Rumour has it that both Hancock and Burston had a fall out and they never spoke. Ronnie Hancock would not serve you if you shopped at Burston’s.

He cut the thinnest boiled ham people ever saw and the bacon wasn’t much thicker either. He kept a cake rack from Archers the bakers at the bottom of the shop all filled with delicious Chocolate éclairs, Peach Melba’s, and meringues. On the middle shelf there was some mini Cadbury Swiss Rolls wrapped in thick chocolate. Young boys would often wait until he was slicing bacon and chatting to customers before they would pull out the tray from the middle shelf as they stood in the queue and their hands would go inside and the would steal several Swiss Rolls and put them in their pockets.
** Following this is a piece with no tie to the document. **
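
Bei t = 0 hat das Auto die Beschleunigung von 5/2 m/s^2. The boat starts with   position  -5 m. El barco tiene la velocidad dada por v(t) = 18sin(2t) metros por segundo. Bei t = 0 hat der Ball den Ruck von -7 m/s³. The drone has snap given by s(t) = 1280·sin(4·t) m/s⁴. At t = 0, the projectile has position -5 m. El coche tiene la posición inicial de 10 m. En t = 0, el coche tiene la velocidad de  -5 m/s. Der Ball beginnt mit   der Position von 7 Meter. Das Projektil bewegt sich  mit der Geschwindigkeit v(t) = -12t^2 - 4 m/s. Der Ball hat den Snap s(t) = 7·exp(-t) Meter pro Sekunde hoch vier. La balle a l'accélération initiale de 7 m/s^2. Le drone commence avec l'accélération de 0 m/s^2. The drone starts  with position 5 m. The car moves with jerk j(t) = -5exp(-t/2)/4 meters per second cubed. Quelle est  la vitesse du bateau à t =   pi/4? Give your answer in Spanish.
Usando v(t) = 18·sin(2·t) y sustituyendo t = pi/4, encontramos v = 18.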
You not only had to be quick enough so that no one else in the queue saw you but also keep an eye on Ronnie Hancock at all times. His eyes scanned the whole shop and watched everyone as he talked and it was only when he weighted the ham and bacon his eyes were drawn to the scales but only for a split second. There was a price war going on between the two shops and every day they would both be out with some white wash and knocking off penny or tuppence off something to encourage customers to shop in their store.’

Weekly Specials like Daz washing powder 2/- 2d would be plastered across Hancock’s window then on Burston’s you would see Squeezy washing up liquid 1/- 1d or a penny off six bread buns.’

  One morning, Hancock came downstairs from his flat above where he lived to find someone had painted “We Rob You Here” in large capital letters in gloss paint across the front window. He spent nearly two hours scraping the paint off. He was furious and swore if he caught the bastards who had done it he would commit murder.

Some said it was Billy Burston who had done it to teach him a lesson.